Many of these working-class voters were dubbed Reagan Democrats in the 1980s, when some in the North and Midwest who had previously preferred Democrats began supporting conservative Republicans. Many never warmed to Obama during the 2008 presidential race, when he said some bitter small-town residents cling to guns and religion for solace. They preferred Hillary Rodham Clinton, his rival for the Democratic nomination, by 2-1 and in the general election backed Republican nominee John McCain by 18 points.

“They try to make everybody think the economy is better, and it isn’t,” Jennifer Moore, 40, a school bus driver from Amherst, Va., said of Democrats. “Gas prices are going up, food is going up and people working for the minimum wage can’t make it.”

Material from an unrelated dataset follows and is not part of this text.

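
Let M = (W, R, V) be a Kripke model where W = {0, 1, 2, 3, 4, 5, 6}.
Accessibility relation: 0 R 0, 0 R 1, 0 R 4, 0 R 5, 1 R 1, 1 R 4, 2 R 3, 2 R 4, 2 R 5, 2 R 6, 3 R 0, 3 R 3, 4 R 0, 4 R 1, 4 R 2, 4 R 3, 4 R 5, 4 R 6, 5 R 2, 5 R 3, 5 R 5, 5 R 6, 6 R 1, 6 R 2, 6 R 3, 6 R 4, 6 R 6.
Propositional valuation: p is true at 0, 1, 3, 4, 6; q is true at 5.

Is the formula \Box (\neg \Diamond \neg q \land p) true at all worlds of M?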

In the AP-GfK poll, working-class whites were likelier than white college graduates to say their families are suffering financially and to have a relative who’s recently lost a job. They are less optimistic about the country’s economy and their own situations, gloomier about the nation’s overall direction and more critical of how Democrats are handling the economy.

“Democrats are more apt to mess with the middle class and take our money,” said Lawrence Ramsey, 56, a warehouse manager in Winston-Salem, N.C.